How to run tensorflow with gpu support in docker-compose?

Kev*_*sen 21 gpu nvidia docker docker-compose tensorflow

I want to create some neural network in tensorflow 2.x that trains on a GPU and I want to set up all the necessary infrastructure inside a docker-compose network (assuming that this is actually possible for now). As far as I know, in order to train a tensorflow model on a GPU, I need the CUDA toolkit and the NVIDIA driver. To install these dependencies natively on my computer (OS: Ubuntu 18.04) is always quite a pain, as there are many version dependencies between tensorflow, CUDA and the NVIDIA driver. So, I was trying to find a way how to create a docker-compose file that contains a service for tensorflow, CUDA and the NVIDIA driver, but I am getting the following error:

# Start the services
sudo docker-compose -f docker-compose-test.yml up --build

Starting vw_image_cls_nvidia-driver_1 ... done
Starting vw_image_cls_nvidia-cuda_1   ... done
Recreating vw_image_cls_tensorflow_1  ... error

ERROR: for vw_image_cls_tensorflow_1  Cannot start service tensorflow: OCI runtime create failed: container_linux.go:346: starting container process caused "exec: \"import\": executable file not found in $PATH": unknown

ERROR: for tensorflow  Cannot start service tensorflow: OCI runtime create failed: container_linux.go:346: starting container process caused "exec: \"import\": executable file not found in $PATH": unknown
ERROR: Encountered errors while bringing up the project.

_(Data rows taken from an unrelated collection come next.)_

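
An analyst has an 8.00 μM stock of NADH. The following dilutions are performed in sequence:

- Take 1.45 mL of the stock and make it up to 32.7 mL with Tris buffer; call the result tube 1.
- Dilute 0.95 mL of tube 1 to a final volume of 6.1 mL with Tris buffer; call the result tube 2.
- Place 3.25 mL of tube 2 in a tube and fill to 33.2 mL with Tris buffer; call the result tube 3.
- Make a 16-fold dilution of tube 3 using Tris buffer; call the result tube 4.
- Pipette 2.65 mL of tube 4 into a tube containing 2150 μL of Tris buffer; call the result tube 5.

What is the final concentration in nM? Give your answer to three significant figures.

Step 1: 1.45 mL brought to 32.7 mL → factor 32.7/1.45 = 22.552
Step 2: 0.95 mL brought to 6.1 mL → factor 6.1/0.95 = 6.4211
Step 3: 3.25 mL brought to 33.2 mL → factor 33.2/3.25 = 10.215
Step 4: 16-fold → factor 16
Step 5: 2.65 mL + 2150 μL = 4.8 mL total → factor 4.8/2.65 = 1.8113
Overall dilution factor = 22.552 × 6.4211 × 10.215 × 16 × 1.8113 = 42870
Final = 8.00 μM / 42870 = 0.0001866 μM = 0.187 nM

0.187 nM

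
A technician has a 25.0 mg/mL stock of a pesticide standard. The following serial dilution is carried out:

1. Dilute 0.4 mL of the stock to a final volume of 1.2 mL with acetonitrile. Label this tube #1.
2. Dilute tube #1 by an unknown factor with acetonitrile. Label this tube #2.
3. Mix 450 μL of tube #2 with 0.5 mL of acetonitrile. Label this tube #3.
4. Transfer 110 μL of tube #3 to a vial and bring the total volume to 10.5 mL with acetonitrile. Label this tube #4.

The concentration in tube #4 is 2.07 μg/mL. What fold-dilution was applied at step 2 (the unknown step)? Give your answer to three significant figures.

20.0-fold

Step 1: 0.4 mL brought to 1.2 mL → factor 1.2/0.4 = 3
Step 2: unknown factor x
Step 3: 450 μL + 0.5 mL = 950 μL total → factor 950/450 = 2.1111
Step 4: 110 μL brought to 10.5 mL → factor 10500/110 = 95.455
Product of known-step factors = 604.55
Overall factor = 25.0 mg/mL / (2.07 μg/mL) = 12077
x = 12077 / 604.55 = 20.0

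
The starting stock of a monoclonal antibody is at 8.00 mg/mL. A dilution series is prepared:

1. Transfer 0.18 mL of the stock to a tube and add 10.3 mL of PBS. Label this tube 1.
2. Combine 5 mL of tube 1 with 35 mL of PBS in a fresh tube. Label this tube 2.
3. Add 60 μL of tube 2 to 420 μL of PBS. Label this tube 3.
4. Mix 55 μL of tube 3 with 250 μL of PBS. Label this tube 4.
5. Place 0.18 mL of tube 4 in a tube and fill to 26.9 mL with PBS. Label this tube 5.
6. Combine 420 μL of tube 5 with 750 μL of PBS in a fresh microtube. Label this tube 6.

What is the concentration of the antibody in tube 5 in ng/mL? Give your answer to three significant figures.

Step 1: 0.18 mL + 10.3 mL = 10.48 mL total → factor 10.48/0.18 = 58.222
Step 2: 5 mL + 35 mL = 40 mL total → factor 40/5 = 8
Step 3: 60 μL + 420 μL = 480 μL total → factor 480/60 = 8
Step 4: 55 μL + 250 μL = 305 μL total → factor 305/55 = 5.5455
Step 5: 0.18 mL brought to 26.9 mL → factor 26.9/0.18 = 149.44
Dilution factor through tube 5 = 58.222 × 8 × 8 × 5.5455 × 149.44 = 3.0881 × 10^6
[tube 5] = 8.00 mg/mL / 3.0881 × 10^6 = 2.591 × 10^-6 mg/mL = 2.59 ng/mL

2.59 ng/mL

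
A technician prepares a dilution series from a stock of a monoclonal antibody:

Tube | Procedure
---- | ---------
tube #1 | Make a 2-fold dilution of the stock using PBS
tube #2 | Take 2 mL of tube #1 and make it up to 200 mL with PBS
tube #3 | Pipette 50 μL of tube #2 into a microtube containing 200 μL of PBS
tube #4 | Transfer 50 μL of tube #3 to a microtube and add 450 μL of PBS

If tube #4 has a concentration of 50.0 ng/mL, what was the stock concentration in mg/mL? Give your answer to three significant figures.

Step 1: 2-fold → factor 2
Step 2: 2 mL brought to 200 mL → factor 200/2 = 100
Step 3: 50 μL + 200 μL = 250 μL total → factor 250/50 = 5
Step 4: 50 μL + 450 μL = 500 μL total → factor 500/50 = 10
Overall dilution factor = 2 × 100 × 5 × 10 = 10000
Stock = 50.0 ng/mL × 10000 = 5.000 × 10^5 ng/mL = 0.500 mg/mL

0.500 mg/mL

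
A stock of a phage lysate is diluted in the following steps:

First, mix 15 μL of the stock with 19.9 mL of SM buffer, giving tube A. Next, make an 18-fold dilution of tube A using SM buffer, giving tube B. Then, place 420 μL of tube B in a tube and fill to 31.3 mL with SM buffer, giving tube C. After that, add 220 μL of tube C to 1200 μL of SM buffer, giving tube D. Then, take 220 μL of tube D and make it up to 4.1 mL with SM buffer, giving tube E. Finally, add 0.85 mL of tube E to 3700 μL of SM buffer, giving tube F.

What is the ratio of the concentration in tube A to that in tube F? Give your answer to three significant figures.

Step 1: 15 μL + 19.9 mL = 19915 μL total → factor 19915/15 = 1327.7
Step 2: 18-fold → factor 18
Step 3: 420 μL brought to 31.3 mL → factor 31300/420 = 74.524
Step 4: 220 μL + 1200 μL = 1420 μL total → factor 1420/220 = 6.4545
Step 5: 220 μL brought to 4.1 mL → factor 4100/220 = 18.636
Step 6: 0.85 mL + 3700 μL = 4.55 mL total → factor 4.55/0.85 = 5.3529
Dilution factor to tube A = 1327.7; to tube F = 1.1468 × 10^9
[tube A]/[tube F] = (factor to tube F)/(factor to tube A) = 1.1468 × 10^9/1327.7 = 8.64 × 10^5

8.64 × 10^5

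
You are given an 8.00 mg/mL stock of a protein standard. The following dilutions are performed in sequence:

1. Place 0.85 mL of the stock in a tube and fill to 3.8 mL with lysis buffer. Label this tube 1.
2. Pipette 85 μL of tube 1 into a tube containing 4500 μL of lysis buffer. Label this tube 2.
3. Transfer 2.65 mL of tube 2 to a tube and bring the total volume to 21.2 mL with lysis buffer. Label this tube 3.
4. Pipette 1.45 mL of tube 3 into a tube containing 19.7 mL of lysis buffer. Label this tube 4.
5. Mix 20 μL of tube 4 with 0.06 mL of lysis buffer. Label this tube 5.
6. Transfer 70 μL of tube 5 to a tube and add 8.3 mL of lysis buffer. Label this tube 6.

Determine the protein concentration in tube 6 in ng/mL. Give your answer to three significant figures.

Step 1: 0.85 mL brought to 3.8 mL → factor 3.8/0.85 = 4.4706
Step 2: 85 μL + 4500 μL = 4585 μL total → factor 4585/85 = 53.941
Step 3: 2.65 mL brought to 21.2 mL → factor 21.2/2.65 = 8
Step 4: 1.45 mL + 19.7 mL = 21.15 mL total → factor 21.15/1.45 = 14.586
Step 5: 20 μL + 0.06 mL = 80 μL total → factor 80/20 = 4
Step 6: 70 μL + 8.3 mL = 8370 μL total → factor 8370/70 = 119.57
Overall dilution factor = 4.4706 × 53.941 × 8 × 14.586 × 4 × 119.57 = 1.3459 × 10^7
Final = 8.00 mg/mL / 1.3459 × 10^7 = 5.944 × 10^-7 mg/mL = 0.594 ng/mL

0.594 ng/mL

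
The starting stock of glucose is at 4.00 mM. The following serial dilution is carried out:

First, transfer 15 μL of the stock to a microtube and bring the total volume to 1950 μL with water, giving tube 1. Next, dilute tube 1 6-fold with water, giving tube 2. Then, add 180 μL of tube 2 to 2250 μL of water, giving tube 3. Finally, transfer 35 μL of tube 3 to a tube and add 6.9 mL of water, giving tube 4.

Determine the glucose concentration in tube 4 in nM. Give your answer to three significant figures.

1.92 nM

Step 1: 15 μL brought to 1950 μL → factor 1950/15 = 130
Step 2: 6-fold → factor 6
Step 3: 180 μL + 2250 μL = 2430 μL total → factor 2430/180 = 13.5
Step 4: 35 μL + 6.9 mL = 6935 μL total → factor 6935/35 = 198.14
Overall dilution factor = 130 × 6 × 13.5 × 198.14 = 2.0864 × 10^6
Final = 4.00 mM / 2.0864 × 10^6 = 1.917 × 10^-6 mM = 1.92 nM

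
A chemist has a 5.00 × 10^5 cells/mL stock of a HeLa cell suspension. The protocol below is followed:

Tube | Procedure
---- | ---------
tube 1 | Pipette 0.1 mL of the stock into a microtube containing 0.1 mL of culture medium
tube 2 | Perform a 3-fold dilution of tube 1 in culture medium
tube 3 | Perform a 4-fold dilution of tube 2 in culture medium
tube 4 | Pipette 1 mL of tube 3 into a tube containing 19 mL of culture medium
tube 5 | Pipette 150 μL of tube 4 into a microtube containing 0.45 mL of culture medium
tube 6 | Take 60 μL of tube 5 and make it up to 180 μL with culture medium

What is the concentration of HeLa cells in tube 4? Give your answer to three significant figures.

1.04 × 10^3 cells/mL

Step 1: 0.1 mL + 0.1 mL = 0.2 mL total → factor 0.2/0.1 = 2
Step 2: 3-fold → factor 3
Step 3: 4-fold → factor 4
Step 4: 1 mL + 19 mL = 20 mL total → factor 20/1 = 20
Dilution factor through tube 4 = 2 × 3 × 4 × 20 = 480
[tube 4] = 5.00 × 10^5 cells/mL / 480 = 1.04 × 10^3 cells/mL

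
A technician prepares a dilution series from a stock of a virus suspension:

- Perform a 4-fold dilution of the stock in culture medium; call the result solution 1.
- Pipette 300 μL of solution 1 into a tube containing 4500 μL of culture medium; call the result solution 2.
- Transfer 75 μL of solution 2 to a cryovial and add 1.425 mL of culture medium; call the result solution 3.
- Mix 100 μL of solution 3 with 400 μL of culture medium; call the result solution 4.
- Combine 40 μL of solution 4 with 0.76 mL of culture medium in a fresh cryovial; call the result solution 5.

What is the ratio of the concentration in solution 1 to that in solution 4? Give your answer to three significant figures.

1.60 × 10^3

Step 1: 4-fold → factor 4
Step 2: 300 μL + 4500 μL = 4800 μL total → factor 4800/300 = 16
Step 3: 75 μL + 1.425 mL = 1500 μL total → factor 1500/75 = 20
Step 4: 100 μL + 400 μL = 500 μL total → factor 500/100 = 5
Dilution factor to solution 1 = 4; to solution 4 = 6400
[solution 1]/[solution 4] = (factor to solution 4)/(factor to solution 1) = 6400/4 = 1.60 × 10^3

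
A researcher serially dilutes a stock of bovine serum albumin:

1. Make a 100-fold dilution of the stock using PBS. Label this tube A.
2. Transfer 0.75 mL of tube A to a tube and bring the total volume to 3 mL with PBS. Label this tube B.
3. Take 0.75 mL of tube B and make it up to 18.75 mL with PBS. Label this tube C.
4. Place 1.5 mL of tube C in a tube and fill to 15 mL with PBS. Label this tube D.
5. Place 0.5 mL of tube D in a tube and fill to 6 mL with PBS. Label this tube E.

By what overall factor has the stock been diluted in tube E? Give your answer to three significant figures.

Step 1: 100-fold → factor 100
Step 2: 0.75 mL brought to 3 mL → factor 3/0.75 = 4
Step 3: 0.75 mL brought to 18.75 mL → factor 18.75/0.75 = 25
Step 4: 1.5 mL brought to 15 mL → factor 15/1.5 = 10
Step 5: 0.5 mL brought to 6 mL → factor 6/0.5 = 12
Overall dilution factor = 100 × 4 × 25 × 10 × 12 = 1.2 × 10^6

1.20 × 10^6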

Run Code Online (Sandbox Code Playgroud)

My docker-compose file looks as follows:

# version 2.3 is required for NVIDIA runtime
version: '2.3'

services:
  nvidia-driver:
    # NVIDIA GPU driver used by the CUDA Toolkit
    image: nvidia/driver:440.33.01-ubuntu18.04
    environment:
      - NVIDIA_VISIBLE_DEVICES=all
    volumes:
    # Do we need this volume to make the driver accessible by other containers in the network?
      - nvidia_driver:/usr/local/nvidai/:ro  # Taken from here: http://collabnix.com/deploying-application-in-the-gpu-accelerated-data-center-using-docker/
    networks:
      - net

  nvidia-cuda:
    depends_on:
      - nvidia-driver
    image: nvidia/cuda:10.1-base-ubuntu18.04
    volumes:
    # Do we need the driver volume here?
     - nvidia_driver:/usr/local/nvidai/:ro  # Taken from here: http://collabnix.com/deploying-application-in-the-gpu-accelerated-data-center-using-docker/
     # Do we need to create an additional volume for this service to be accessible by the tensorflow service?
    devices:
      # Do we need to list the devices here, or only in the tensorflow service. Taken from here: http://collabnix.com/deploying-application-in-the-gpu-accelerated-data-center-using-docker/
      - /dev/nvidiactl
      - /dev/nvidia-uvm
      - /dev/nvidia0
    networks:
      - net

  tensorflow:
    image: tensorflow/tensorflow:2.0.1-gpu  # Does this ship with cuda10.0 installed or do I need a separate container for it?
    runtime: nvidia
    restart: always
    privileged: true
    depends_on:
      - nvidia-cuda
    environment:
      - NVIDIA_VISIBLE_DEVICES=all
    volumes:
      # Volumes related to source code and config files
      - ./src:/src
      - ./configs:/configs
      # Do we need the driver volume here?
      - nvidia_driver:/usr/local/nvidai/:ro  # Taken from here: http://collabnix.com/deploying-application-in-the-gpu-accelerated-data-center-using-docker/
      # Do we need an additional volume from the nvidia-cuda service?
    command: import tensorflow as tf; print(tf.reduce_sum(tf.random.normal([1000, 1000]))); print("SUCCESS")
    devices:
      # Devices listed here: http://collabnix.com/deploying-application-in-the-gpu-accelerated-data-center-using-docker/
      - /dev/nvidiactl
      - /dev/nvidia-uvm
      - /dev/nvidia0
      - /dev/nvidia-uvm-tools
    networks:
      - net

volumes:
  nvidia_driver:

networks:
  net:
    driver: bridge

Run Code Online (Sandbox Code Playgroud)

And my /etc/docker/daemon.json file looks as follows:

{"default-runtime":"nvidia",
    "runtimes": {
        "nvidia": {
            "path": "/usr/bin/nvidia-container-runtime",
            "runtimeArgs": []
        }
    }
}

Run Code Online (Sandbox Code Playgroud)

So, it seems like the error is somehow related to configuring the nvidia runtime, but more importantly, I am almost certain that I didn't set up my docker-compose file correctly. So, my questions are:

Is it actually possible to do what I am trying to do?
If yes, did I setup my docker-compose file correctly (see comments in docker-compose.yml)?
How do I fix the error message I received above?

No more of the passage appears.